Several aspects of the way in which nurses’ work is designed pose threats to patient safety. The long work hours of some nurses represent one of the most serious threats. While most nurses typically work 8- or 12-hour shifts, some work much longer hours. In one study, 3.5 percent of scheduled shifts exceeded 12 hours, including “shifts” as long as 22.5 hours.2 In another study, 27 percent of full-time hospital and nursing home nurses reported working more than 13 hours at a stretch one or more times a week.3 The effects of fatigue on human performance are well known. Prolonged periods of wakefulness (e.g., 17 hours without sleep) can produce performance decrements equivalent to a blood alcohol concentration (BAC) of 0.05 percent, the BAC level defined as alcohol intoxication in many western industrialized countries (Dawson and Reid, 1997; Lamond and Dawson, 1998).4

Other nursing work processes, such as medication administration, are often carried out in ways that are conducive to the commission of errors and without the support of newer technologies that can prevent errors in medication administration. One study of preventable adverse drug events in hospitals found that 34 percent of medication errors took place in the course of administering the drug (a nursing role), as opposed to occurring as a part of ordering, transcribing, or dispensing the drug (Bates et al., 1995). A similar 6-month study of all adverse drug events in two tertiary care hospitals found that 38 percent occurred during the administration of the drug by nursing staff (Pepper, 1995).

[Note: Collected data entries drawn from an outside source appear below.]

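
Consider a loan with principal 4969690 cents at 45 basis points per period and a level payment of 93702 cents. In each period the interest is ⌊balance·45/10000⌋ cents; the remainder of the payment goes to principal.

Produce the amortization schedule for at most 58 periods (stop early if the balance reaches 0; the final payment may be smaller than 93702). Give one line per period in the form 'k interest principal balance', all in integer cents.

1. interest=⌊4969690·45/10000⌋=22363; principal=93702-22363=71339; balance=4969690-71339=4898351
2. interest=⌊4898351·45/10000⌋=22042; principal=93702-22042=71660; balance=4898351-71660=4826691
3. interest=⌊4826691·45/10000⌋=21720; principal=93702-21720=71982; balance=4826691-71982=4754709
4. interest=⌊4754709·45/10000⌋=21396; principal=93702-21396=72306; balance=4754709-72306=4682403
5. interest=⌊4682403·45/10000⌋=21070; principal=93702-21070=72632; balance=4682403-72632=4609771
6. interest=⌊4609771·45/10000⌋=20743; principal=93702-20743=72959; balance=4609771-72959=4536812
7. interest=⌊4536812·45/10000⌋=20415; principal=93702-20415=73287; balance=4536812-73287=4463525
8. interest=⌊4463525·45/10000⌋=20085; principal=93702-20085=73617; balance=4463525-73617=4389908
9. interest=⌊4389908·45/10000⌋=19754; principal=93702-19754=73948; balance=4389908-73948=4315960
10. interest=⌊4315960·45/10000⌋=19421; principal=93702-19421=74281; balance=4315960-74281=4241679
11. interest=⌊4241679·45/10000⌋=19087; principal=93702-19087=74615; balance=4241679-74615=4167064
12. interest=⌊4167064·45/10000⌋=18751; principal=93702-18751=74951; balance=4167064-74951=4092113
13. interest=⌊4092113·45/10000⌋=18414; principal=93702-18414=75288; balance=4092113-75288=4016825
14. interest=⌊4016825·45/10000⌋=18075; principal=93702-18075=75627; balance=4016825-75627=3941198
15. interest=⌊3941198·45/10000⌋=17735; principal=93702-17735=75967; balance=3941198-75967=3865231
16. interest=⌊3865231·45/10000⌋=17393; principal=93702-17393=76309; balance=3865231-76309=3788922
17. interest=⌊3788922·45/10000⌋=17050; principal=93702-17050=76652; balance=3788922-76652=3712270
18. interest=⌊3712270·45/10000⌋=16705; principal=93702-16705=76997; balance=3712270-76997=3635273
19. interest=⌊3635273·45/10000⌋=16358; principal=93702-16358=77344; balance=3635273-77344=3557929
20. interest=⌊3557929·45/10000⌋=16010; principal=93702-16010=77692; balance=3557929-77692=3480237
21. interest=⌊3480237·45/10000⌋=15661; principal=93702-15661=78041; balance=3480237-78041=3402196
22. interest=⌊3402196·45/10000⌋=15309; principal=93702-15309=78393; balance=3402196-78393=3323803
23. interest=⌊3323803·45/10000⌋=14957; principal=93702-14957=78745; balance=3323803-78745=3245058
24. interest=⌊3245058·45/10000⌋=14602; principal=93702-14602=79100; balance=3245058-79100=3165958
25. interest=⌊3165958·45/10000⌋=14246; principal=93702-14246=79456; balance=3165958-79456=3086502
26. interest=⌊3086502·45/10000⌋=13889; principal=93702-13889=79813; balance=3086502-79813=3006689
27. interest=⌊3006689·45/10000⌋=13530; principal=93702-13530=80172; balance=3006689-80172=2926517
28. interest=⌊2926517·45/10000⌋=13169; principal=93702-13169=80533; balance=2926517-80533=2845984
29. interest=⌊2845984·45/10000⌋=12806; principal=93702-12806=80896; balance=2845984-80896=2765088
30. interest=⌊2765088·45/10000⌋=12442; principal=93702-12442=81260; balance=2765088-81260=2683828
31. interest=⌊2683828·45/10000⌋=12077; principal=93702-12077=81625; balance=2683828-81625=2602203
32. interest=⌊2602203·45/10000⌋=11709; principal=93702-11709=81993; balance=2602203-81993=2520210
33. interest=⌊2520210·45/10000⌋=11340; principal=93702-11340=82362; balance=2520210-82362=2437848
34. interest=⌊2437848·45/10000⌋=10970; principal=93702-10970=82732; balance=2437848-82732=2355116
35. interest=⌊2355116·45/10000⌋=10598; principal=93702-10598=83104; balance=2355116-83104=2272012
36. interest=⌊2272012·45/10000⌋=10224; principal=93702-10224=83478; balance=2272012-83478=2188534
37. interest=⌊2188534·45/10000⌋=9848; principal=93702-9848=83854; balance=2188534-83854=2104680
38. interest=⌊2104680·45/10000⌋=9471; principal=93702-9471=84231; balance=2104680-84231=2020449
39. interest=⌊2020449·45/10000⌋=9092; principal=93702-9092=84610; balance=2020449-84610=1935839
40. interest=⌊1935839·45/10000⌋=8711; principal=93702-8711=84991; balance=1935839-84991=1850848
41. interest=⌊1850848·45/10000⌋=8328; principal=93702-8328=85374; balance=1850848-85374=1765474
42. interest=⌊1765474·45/10000⌋=7944; principal=93702-7944=85758; balance=1765474-85758=1679716
43. interest=⌊1679716·45/10000⌋=7558; principal=93702-7558=86144; balance=1679716-86144=1593572
44. interest=⌊1593572·45/10000⌋=7171; principal=93702-7171=86531; balance=1593572-86531=1507041
45. interest=⌊1507041·45/10000⌋=6781; principal=93702-6781=86921; balance=1507041-86921=1420120
46. interest=⌊1420120·45/10000⌋=6390; principal=93702-6390=87312; balance=1420120-87312=1332808
47. interest=⌊1332808·45/10000⌋=5997; principal=93702-5997=87705; balance=1332808-87705=1245103
48. interest=⌊1245103·45/10000⌋=5602; principal=93702-5602=88100; balance=1245103-88100=1157003
49. interest=⌊1157003·45/10000⌋=5206; principal=93702-5206=88496; balance=1157003-88496=1068507
50. interest=⌊1068507·45/10000⌋=4808; principal=93702-4808=88894; balance=1068507-88894=979613
51. interest=⌊979613·45/10000⌋=4408; principal=93702-4408=89294; balance=979613-89294=890319
52. interest=⌊890319·45/10000⌋=4006; principal=93702-4006=89696; balance=890319-89696=800623
53. interest=⌊800623·45/10000⌋=3602; principal=93702-3602=90100; balance=800623-90100=710523
54. interest=⌊710523·45/10000⌋=3197; principal=93702-3197=90505; balance=710523-90505=620018
55. interest=⌊620018·45/10000⌋=2790; principal=93702-2790=90912; balance=620018-90912=529106
56. interest=⌊529106·45/10000⌋=2380; principal=93702-2380=91322; balance=529106-91322=437784
57. interest=⌊437784·45/10000⌋=1970; principal=93702-1970=91732; balance=437784-91732=346052
58. interest=⌊346052·45/10000⌋=1557; principal=93702-1557=92145; balance=346052-92145=253907

1 22363 71339 4898351
2 22042 71660 4826691
3 21720 71982 4754709
4 21396 72306 4682403
5 21070 72632 4609771
6 20743 72959 4536812
7 20415 73287 4463525
8 20085 73617 4389908
9 19754 73948 4315960
10 19421 74281 4241679
11 19087 74615 4167064
12 18751 74951 4092113
13 18414 75288 4016825
14 18075 75627 3941198
15 17735 75967 3865231
16 17393 76309 3788922
17 17050 76652 3712270
18 16705 76997 3635273
19 16358 77344 3557929
20 16010 77692 3480237
21 15661 78041 3402196
22 15309 78393 3323803
23 14957 78745 3245058
24 14602 79100 3165958
25 14246 79456 3086502
26 13889 79813 3006689
27 13530 80172 2926517
28 13169 80533 2845984
29 12806 80896 2765088
30 12442 81260 2683828
31 12077 81625 2602203
32 11709 81993 2520210
33 11340 82362 2437848
34 10970 82732 2355116
35 10598 83104 2272012
36 10224 83478 2188534
37 9848 83854 2104680
38 9471 84231 2020449
39 9092 84610 1935839
40 8711 84991 1850848
41 8328 85374 1765474
42 7944 85758 1679716
43 7558 86144 1593572
44 7171 86531 1507041
45 6781 86921 1420120
46 6390 87312 1332808
47 5997 87705 1245103
48 5602 88100 1157003
49 5206 88496 1068507
50 4808 88894 979613
51 4408 89294 890319
52 4006 89696 800623
53 3602 90100 710523
54 3197 90505 620018
55 2790 90912 529106
56 2380 91322 437784
57 1970 91732 346052
58 1557 92145 253907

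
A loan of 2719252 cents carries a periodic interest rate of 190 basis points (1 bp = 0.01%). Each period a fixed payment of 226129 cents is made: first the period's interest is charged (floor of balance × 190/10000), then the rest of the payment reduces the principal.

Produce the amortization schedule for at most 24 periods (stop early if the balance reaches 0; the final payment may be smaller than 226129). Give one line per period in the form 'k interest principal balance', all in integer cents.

1 51665 174464 2544788
2 48350 177779 2367009
3 44973 181156 2185853
4 41531 184598 2001255
5 38023 188106 1813149
6 34449 191680 1621469
7 30807 195322 1426147
8 27096 199033 1227114
9 23315 202814 1024300
10 19461 206668 817632
11 15535 210594 607038
12 11533 214596 392442
13 7456 218673 173769
14 3301 173769 0

1. interest=⌊2719252·190/10000⌋=51665; principal=226129-51665=174464; balance=2719252-174464=2544788
2. interest=⌊2544788·190/10000⌋=48350; principal=226129-48350=177779; balance=2544788-177779=2367009
3. interest=⌊2367009·190/10000⌋=44973; principal=226129-44973=181156; balance=2367009-181156=2185853
4. interest=⌊2185853·190/10000⌋=41531; principal=226129-41531=184598; balance=2185853-184598=2001255
5. interest=⌊2001255·190/10000⌋=38023; principal=226129-38023=188106; balance=2001255-188106=1813149
6. interest=⌊1813149·190/10000⌋=34449; principal=226129-34449=191680; balance=1813149-191680=1621469
7. interest=⌊1621469·190/10000⌋=30807; principal=226129-30807=195322; balance=1621469-195322=1426147
8. interest=⌊1426147·190/10000⌋=27096; principal=226129-27096=199033; balance=1426147-199033=1227114
9. interest=⌊1227114·190/10000⌋=23315; principal=226129-23315=202814; balance=1227114-202814=1024300
10. interest=⌊1024300·190/10000⌋=19461; principal=226129-19461=206668; balance=1024300-206668=817632
11. interest=⌊817632·190/10000⌋=15535; principal=226129-15535=210594; balance=817632-210594=607038
12. interest=⌊607038·190/10000⌋=11533; principal=226129-11533=214596; balance=607038-214596=392442
13. interest=⌊392442·190/10000⌋=7456; principal=226129-7456=218673; balance=392442-218673=173769
14. interest=⌊173769·190/10000⌋=3301; principal=min(226129-3301,173769)=173769; balance=173769-173769=0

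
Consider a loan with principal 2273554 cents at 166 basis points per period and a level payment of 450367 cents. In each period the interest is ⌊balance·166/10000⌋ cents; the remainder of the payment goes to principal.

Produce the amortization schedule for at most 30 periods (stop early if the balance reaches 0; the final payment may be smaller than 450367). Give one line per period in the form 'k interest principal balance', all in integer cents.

1. interest=⌊2273554·166/10000⌋=37740; principal=450367-37740=412627; balance=2273554-412627=1860927
2. interest=⌊1860927·166/10000⌋=30891; principal=450367-30891=419476; balance=1860927-419476=1441451
3. interest=⌊1441451·166/10000⌋=23928; principal=450367-23928=426439; balance=1441451-426439=1015012
4. interest=⌊1015012·166/10000⌋=16849; principal=450367-16849=433518; balance=1015012-433518=581494
5. interest=⌊581494·166/10000⌋=9652; principal=450367-9652=440715; balance=581494-440715=140779
6. interest=⌊140779·166/10000⌋=2336; principal=min(450367-2336,140779)=140779; balance=140779-140779=0

1 37740 412627 1860927
2 30891 419476 1441451
3 23928 426439 1015012
4 16849 433518 581494
5 9652 440715 140779
6 2336 140779 0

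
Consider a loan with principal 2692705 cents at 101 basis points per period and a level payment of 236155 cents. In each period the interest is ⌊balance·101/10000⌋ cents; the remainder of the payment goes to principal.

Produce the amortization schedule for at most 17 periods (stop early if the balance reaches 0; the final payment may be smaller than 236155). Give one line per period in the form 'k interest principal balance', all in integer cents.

1. interest=⌊2692705·101/10000⌋=27196; principal=236155-27196=208959; balance=2692705-208959=2483746
2. interest=⌊2483746·101/10000⌋=25085; principal=236155-25085=211070; balance=2483746-211070=2272676
3. interest=⌊2272676·101/10000⌋=22954; principal=236155-22954=213201; balance=2272676-213201=2059475
4. interest=⌊2059475·101/10000⌋=20800; principal=236155-20800=215355; balance=2059475-215355=1844120
5. interest=⌊1844120·101/10000⌋=18625; principal=236155-18625=217530; balance=1844120-217530=1626590
6. interest=⌊1626590·101/10000⌋=16428; principal=236155-16428=219727; balance=1626590-219727=1406863
7. interest=⌊1406863·101/10000⌋=14209; principal=236155-14209=221946; balance=1406863-221946=1184917
8. interest=⌊1184917·101/10000⌋=11967; principal=236155-11967=224188; balance=1184917-224188=960729
9. interest=⌊960729·101/10000⌋=9703; principal=236155-9703=226452; balance=960729-226452=734277
10. interest=⌊734277·101/10000⌋=7416; principal=236155-7416=228739; balance=734277-228739=505538
11. interest=⌊505538·101/10000⌋=5105; principal=236155-5105=231050; balance=505538-231050=274488
12. interest=⌊274488·101/10000⌋=2772; principal=236155-2772=233383; balance=274488-233383=41105
13. interest=⌊41105·101/10000⌋=415; principal=min(236155-415,41105)=41105; balance=41105-41105=0

1 27196 208959 2483746
2 25085 211070 2272676
3 22954 213201 2059475
4 20800 215355 1844120
5 18625 217530 1626590
6 16428 219727 1406863
7 14209 221946 1184917
8 11967 224188 960729
9 9703 226452 734277
10 7416 228739 505538
11 5105 231050 274488
12 2772 233383 41105
13 415 41105 0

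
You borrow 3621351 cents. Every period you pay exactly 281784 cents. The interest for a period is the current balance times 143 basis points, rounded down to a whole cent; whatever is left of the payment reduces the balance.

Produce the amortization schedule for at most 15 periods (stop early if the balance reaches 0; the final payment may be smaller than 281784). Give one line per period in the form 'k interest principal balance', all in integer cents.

1 51785 229999 3391352
2 48496 233288 3158064
3 45160 236624 2921440
4 41776 240008 2681432
5 38344 243440 2437992
6 34863 246921 2191071
7 31332 250452 1940619
8 27750 254034 1686585
9 24118 257666 1428919
10 20433 261351 1167568
11 16696 265088 902480
12 12905 268879 633601
13 9060 272724 360877
14 5160 276624 84253
15 1204 84253 0

1. interest=⌊3621351·143/10000⌋=51785; principal=281784-51785=229999; balance=3621351-229999=3391352
2. interest=⌊3391352·143/10000⌋=48496; principal=281784-48496=233288; balance=3391352-233288=3158064
3. interest=⌊3158064·143/10000⌋=45160; principal=281784-45160=236624; balance=3158064-236624=2921440
4. interest=⌊2921440·143/10000⌋=41776; principal=281784-41776=240008; balance=2921440-240008=2681432
5. interest=⌊2681432·143/10000⌋=38344; principal=281784-38344=243440; balance=2681432-243440=2437992
6. interest=⌊2437992·143/10000⌋=34863; principal=281784-34863=246921; balance=2437992-246921=2191071
7. interest=⌊2191071·143/10000⌋=31332; principal=281784-31332=250452; balance=2191071-250452=1940619
8. interest=⌊1940619·143/10000⌋=27750; principal=281784-27750=254034; balance=1940619-254034=1686585
9. interest=⌊1686585·143/10000⌋=24118; principal=281784-24118=257666; balance=1686585-257666=1428919
10. interest=⌊1428919·143/10000⌋=20433; principal=281784-20433=261351; balance=1428919-261351=1167568
11. interest=⌊1167568·143/10000⌋=16696; principal=281784-16696=265088; balance=1167568-265088=902480
12. interest=⌊902480·143/10000⌋=12905; principal=281784-12905=268879; balance=902480-268879=633601
13. interest=⌊633601·143/10000⌋=9060; principal=281784-9060=272724; balance=633601-272724=360877
14. interest=⌊360877·143/10000⌋=5160; principal=281784-5160=276624; balance=360877-276624=84253
15. interest=⌊84253·143/10000⌋=1204; principal=min(281784-1204,84253)=84253; balance=84253-84253=0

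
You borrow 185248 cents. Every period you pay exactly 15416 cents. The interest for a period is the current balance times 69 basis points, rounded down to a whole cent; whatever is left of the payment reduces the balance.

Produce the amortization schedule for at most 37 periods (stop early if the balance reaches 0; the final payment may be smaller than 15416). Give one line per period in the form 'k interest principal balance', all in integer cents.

1 1278 14138 171110
2 1180 14236 156874
3 1082 14334 142540
4 983 14433 128107
5 883 14533 113574
6 783 14633 98941
7 682 14734 84207
8 581 14835 69372
9 478 14938 54434
10 375 15041 39393
11 271 15145 24248
12 167 15249 8999
13 62 8999 0

1. interest=⌊185248·69/10000⌋=1278; principal=15416-1278=14138; balance=185248-14138=171110
2. interest=⌊171110·69/10000⌋=1180; principal=15416-1180=14236; balance=171110-14236=156874
3. interest=⌊156874·69/10000⌋=1082; principal=15416-1082=14334; balance=156874-14334=142540
4. interest=⌊142540·69/10000⌋=983; principal=15416-983=14433; balance=142540-14433=128107
5. interest=⌊128107·69/10000⌋=883; principal=15416-883=14533; balance=128107-14533=113574
6. interest=⌊113574·69/10000⌋=783; principal=15416-783=14633; balance=113574-14633=98941
7. interest=⌊98941·69/10000⌋=682; principal=15416-682=14734; balance=98941-14734=84207
8. interest=⌊84207·69/10000⌋=581; principal=15416-581=14835; balance=84207-14835=69372
9. interest=⌊69372·69/10000⌋=478; principal=15416-478=14938; balance=69372-14938=54434
10. interest=⌊54434·69/10000⌋=375; principal=15416-375=15041; balance=54434-15041=39393
11. interest=⌊39393·69/10000⌋=271; principal=15416-271=15145; balance=39393-15145=24248
12. interest=⌊24248·69/10000⌋=167; principal=15416-167=15249; balance=24248-15249=8999
13. interest=⌊8999·69/10000⌋=62; principal=min(15416-62,8999)=8999; balance=8999-8999=0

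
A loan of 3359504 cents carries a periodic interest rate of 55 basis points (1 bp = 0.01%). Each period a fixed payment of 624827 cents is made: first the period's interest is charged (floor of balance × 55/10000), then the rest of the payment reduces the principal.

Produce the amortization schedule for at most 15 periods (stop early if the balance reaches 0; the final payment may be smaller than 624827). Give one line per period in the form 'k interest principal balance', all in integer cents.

1 18477 606350 2753154
2 15142 609685 2143469
3 11789 613038 1530431
4 8417 616410 914021
5 5027 619800 294221
6 1618 294221 0

1. interest=⌊3359504·55/10000⌋=18477; principal=624827-18477=606350; balance=3359504-606350=2753154
2. interest=⌊2753154·55/10000⌋=15142; principal=624827-15142=609685; balance=2753154-609685=2143469
3. interest=⌊2143469·55/10000⌋=11789; principal=624827-11789=613038; balance=2143469-613038=1530431
4. interest=⌊1530431·55/10000⌋=8417; principal=624827-8417=616410; balance=1530431-616410=914021
5. interest=⌊914021·55/10000⌋=5027; principal=624827-5027=619800; balance=914021-619800=294221
6. interest=⌊294221·55/10000⌋=1618; principal=min(624827-1618,294221)=294221; balance=294221-294221=0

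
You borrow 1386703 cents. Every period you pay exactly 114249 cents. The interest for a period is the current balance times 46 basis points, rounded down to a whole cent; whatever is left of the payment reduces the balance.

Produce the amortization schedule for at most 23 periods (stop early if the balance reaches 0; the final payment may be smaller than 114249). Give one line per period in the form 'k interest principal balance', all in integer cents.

1 6378 107871 1278832
2 5882 108367 1170465
3 5384 108865 1061600
4 4883 109366 952234
5 4380 109869 842365
6 3874 110375 731990
7 3367 110882 621108
8 2857 111392 509716
9 2344 111905 397811
10 1829 112420 285391
11 1312 112937 172454
12 793 113456 58998
13 271 58998 0

1. interest=⌊1386703·46/10000⌋=6378; principal=114249-6378=107871; balance=1386703-107871=1278832
2. interest=⌊1278832·46/10000⌋=5882; principal=114249-5882=108367; balance=1278832-108367=1170465
3. interest=⌊1170465·46/10000⌋=5384; principal=114249-5384=108865; balance=1170465-108865=1061600
4. interest=⌊1061600·46/10000⌋=4883; principal=114249-4883=109366; balance=1061600-109366=952234
5. interest=⌊952234·46/10000⌋=4380; principal=114249-4380=109869; balance=952234-109869=842365
6. interest=⌊842365·46/10000⌋=3874; principal=114249-3874=110375; balance=842365-110375=731990
7. interest=⌊731990·46/10000⌋=3367; principal=114249-3367=110882; balance=731990-110882=621108
8. interest=⌊621108·46/10000⌋=2857; principal=114249-2857=111392; balance=621108-111392=509716
9. interest=⌊509716·46/10000⌋=2344; principal=114249-2344=111905; balance=509716-111905=397811
10. interest=⌊397811·46/10000⌋=1829; principal=114249-1829=112420; balance=397811-112420=285391
11. interest=⌊285391·46/10000⌋=1312; principal=114249-1312=112937; balance=285391-112937=172454
12. interest=⌊172454·46/10000⌋=793; principal=114249-793=113456; balance=172454-113456=58998
13. interest=⌊58998·46/10000⌋=271; principal=min(114249-271,58998)=58998; balance=58998-58998=0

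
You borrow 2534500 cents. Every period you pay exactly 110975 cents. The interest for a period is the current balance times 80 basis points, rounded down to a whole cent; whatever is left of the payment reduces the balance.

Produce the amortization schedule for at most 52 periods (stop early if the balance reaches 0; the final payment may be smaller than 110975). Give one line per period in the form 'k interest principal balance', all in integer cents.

1 20276 90699 2443801
2 19550 91425 2352376
3 18819 92156 2260220
4 18081 92894 2167326
5 17338 93637 2073689
6 16589 94386 1979303
7 15834 95141 1884162
8 15073 95902 1788260
9 14306 96669 1691591
10 13532 97443 1594148
11 12753 98222 1495926
12 11967 99008 1396918
13 11175 99800 1297118
14 10376 100599 1196519
15 9572 101403 1095116
16 8760 102215 992901
17 7943 103032 889869
18 7118 103857 786012
19 6288 104687 681325
20 5450 105525 575800
21 4606 106369 469431
22 3755 107220 362211
23 2897 108078 254133
24 2033 108942 145191
25 1161 109814 35377
26 283 35377 0

1. interest=⌊2534500·80/10000⌋=20276; principal=110975-20276=90699; balance=2534500-90699=2443801
2. interest=⌊2443801·80/10000⌋=19550; principal=110975-19550=91425; balance=2443801-91425=2352376
3. interest=⌊2352376·80/10000⌋=18819; principal=110975-18819=92156; balance=2352376-92156=2260220
4. interest=⌊2260220·80/10000⌋=18081; principal=110975-18081=92894; balance=2260220-92894=2167326
5. interest=⌊2167326·80/10000⌋=17338; principal=110975-17338=93637; balance=2167326-93637=2073689
6. interest=⌊2073689·80/10000⌋=16589; principal=110975-16589=94386; balance=2073689-94386=1979303
7. interest=⌊1979303·80/10000⌋=15834; principal=110975-15834=95141; balance=1979303-95141=1884162
8. interest=⌊1884162·80/10000⌋=15073; principal=110975-15073=95902; balance=1884162-95902=1788260
9. interest=⌊1788260·80/10000⌋=14306; principal=110975-14306=96669; balance=1788260-96669=1691591
10. interest=⌊1691591·80/10000⌋=13532; principal=110975-13532=97443; balance=1691591-97443=1594148
11. interest=⌊1594148·80/10000⌋=12753; principal=110975-12753=98222; balance=1594148-98222=1495926
12. interest=⌊1495926·80/10000⌋=11967; principal=110975-11967=99008; balance=1495926-99008=1396918
13. interest=⌊1396918·80/10000⌋=11175; principal=110975-11175=99800; balance=1396918-99800=1297118
14. interest=⌊1297118·80/10000⌋=10376; principal=110975-10376=100599; balance=1297118-100599=1196519
15. interest=⌊1196519·80/10000⌋=9572; principal=110975-9572=101403; balance=1196519-101403=1095116
16. interest=⌊1095116·80/10000⌋=8760; principal=110975-8760=102215; balance=1095116-102215=992901
17. interest=⌊992901·80/10000⌋=7943; principal=110975-7943=103032; balance=992901-103032=889869
18. interest=⌊889869·80/10000⌋=7118; principal=110975-7118=103857; balance=889869-103857=786012
19. interest=⌊786012·80/10000⌋=6288; principal=110975-6288=104687; balance=786012-104687=681325
20. interest=⌊681325·80/10000⌋=5450; principal=110975-5450=105525; balance=681325-105525=575800
21. interest=⌊575800·80/10000⌋=4606; principal=110975-4606=106369; balance=575800-106369=469431
22. interest=⌊469431·80/10000⌋=3755; principal=110975-3755=107220; balance=469431-107220=362211
23. interest=⌊362211·80/10000⌋=2897; principal=110975-2897=108078; balance=362211-108078=254133
24. interest=⌊254133·80/10000⌋=2033; principal=110975-2033=108942; balance=254133-108942=145191
25. interest=⌊145191·80/10000⌋=1161; principal=110975-1161=109814; balance=145191-109814=35377
26. interest=⌊35377·80/10000⌋=283; principal=min(110975-283,35377)=35377; balance=35377-35377=0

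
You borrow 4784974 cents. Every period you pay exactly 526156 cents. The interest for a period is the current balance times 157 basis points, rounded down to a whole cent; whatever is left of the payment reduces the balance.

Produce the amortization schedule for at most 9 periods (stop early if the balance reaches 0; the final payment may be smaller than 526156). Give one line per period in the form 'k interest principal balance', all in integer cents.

1 75124 451032 4333942
2 68042 458114 3875828
3 60850 465306 3410522
4 53545 472611 2937911
5 46125 480031 2457880
6 38588 487568 1970312
7 30933 495223 1475089
8 23158 502998 972091
9 15261 510895 461196

1. interest=⌊4784974·157/10000⌋=75124; principal=526156-75124=451032; balance=4784974-451032=4333942
2. interest=⌊4333942·157/10000⌋=68042; principal=526156-68042=458114; balance=4333942-458114=3875828
3. interest=⌊3875828·157/10000⌋=60850; principal=526156-60850=465306; balance=3875828-465306=3410522
4. interest=⌊3410522·157/10000⌋=53545; principal=526156-53545=472611; balance=3410522-472611=2937911
5. interest=⌊2937911·157/10000⌋=46125; principal=526156-46125=480031; balance=2937911-480031=2457880
6. interest=⌊2457880·157/10000⌋=38588; principal=526156-38588=487568; balance=2457880-487568=1970312
7. interest=⌊1970312·157/10000⌋=30933; principal=526156-30933=495223; balance=1970312-495223=1475089
8. interest=⌊1475089·157/10000⌋=23158; principal=526156-23158=502998; balance=1475089-502998=972091
9. interest=⌊972091·157/10000⌋=15261; principal=526156-15261=510895; balance=972091-510895=461196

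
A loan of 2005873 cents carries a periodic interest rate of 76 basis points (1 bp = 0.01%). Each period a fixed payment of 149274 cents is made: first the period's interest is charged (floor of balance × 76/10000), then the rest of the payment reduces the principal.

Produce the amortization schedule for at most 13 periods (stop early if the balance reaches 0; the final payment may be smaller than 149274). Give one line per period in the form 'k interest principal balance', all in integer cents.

1. interest=⌊2005873·76/10000⌋=15244; principal=149274-15244=134030; balance=2005873-134030=1871843
2. interest=⌊1871843·76/10000⌋=14226; principal=149274-14226=135048; balance=1871843-135048=1736795
3. interest=⌊1736795·76/10000⌋=13199; principal=149274-13199=136075; balance=1736795-136075=1600720
4. interest=⌊1600720·76/10000⌋=12165; principal=149274-12165=137109; balance=1600720-137109=1463611
5. interest=⌊1463611·76/10000⌋=11123; principal=149274-11123=138151; balance=1463611-138151=1325460
6. interest=⌊1325460·76/10000⌋=10073; principal=149274-10073=139201; balance=1325460-139201=1186259
7. interest=⌊1186259·76/10000⌋=9015; principal=149274-9015=140259; balance=1186259-140259=1046000
8. interest=⌊1046000·76/10000⌋=7949; principal=149274-7949=141325; balance=1046000-141325=904675
9. interest=⌊904675·76/10000⌋=6875; principal=149274-6875=142399; balance=904675-142399=762276
10. interest=⌊762276·76/10000⌋=5793; principal=149274-5793=143481; balance=762276-143481=618795
11. interest=⌊618795·76/10000⌋=4702; principal=149274-4702=144572; balance=618795-144572=474223
12. interest=⌊474223·76/10000⌋=3604; principal=149274-3604=145670; balance=474223-145670=328553
13. interest=⌊328553·76/10000⌋=2497; principal=149274-2497=146777; balance=328553-146777=181776

1 15244 134030 1871843
2 14226 135048 1736795
3 13199 136075 1600720
4 12165 137109 1463611
5 11123 138151 1325460
6 10073 139201 1186259
7 9015 140259 1046000
8 7949 141325 904675
9 6875 142399 762276
10 5793 143481 618795
11 4702 144572 474223
12 3604 145670 328553
13 2497 146777 181776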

Other inefficient care processes and workspace design features decrease patient safety by reducing the amount of time nurses have for monitoring patients and providing therapeutic care. For example, while not intrinsically dangerous to patients, documentation of patient information and care processes consumes an estimated 13–28 percent of a hospital nurse’s time (Pabst et al., 1996; Smeltzer et al., 1996; Upenieks, 1998; Urden and Roode, 1997). For home care nurses, the time required is estimated to be much greater as a result of regulatory requirements for patient information and assessment (Trossman, 2001). Other inefficiencies arise from interruptions

2  

Unpublished data from Ann Rogers, Ph.D., University of Pennsylvania (manuscript in preparation).

3  

Unpublished data from Alison Trinkoff, Ph.D., University of Maryland at Baltimore, National Institute for Occupational Safety and Health grant R01OH3702 (personal communication. April 9, 2003).

4  

In the United States, BAC-level definitions of intoxication are set by the states. Limits of 0.08 and 0.10 are typical for adult drivers; the majority of states set lower levels for drivers under 21 years of age (e.g., 0.00–0.07) (Wagenaar et al., 2001).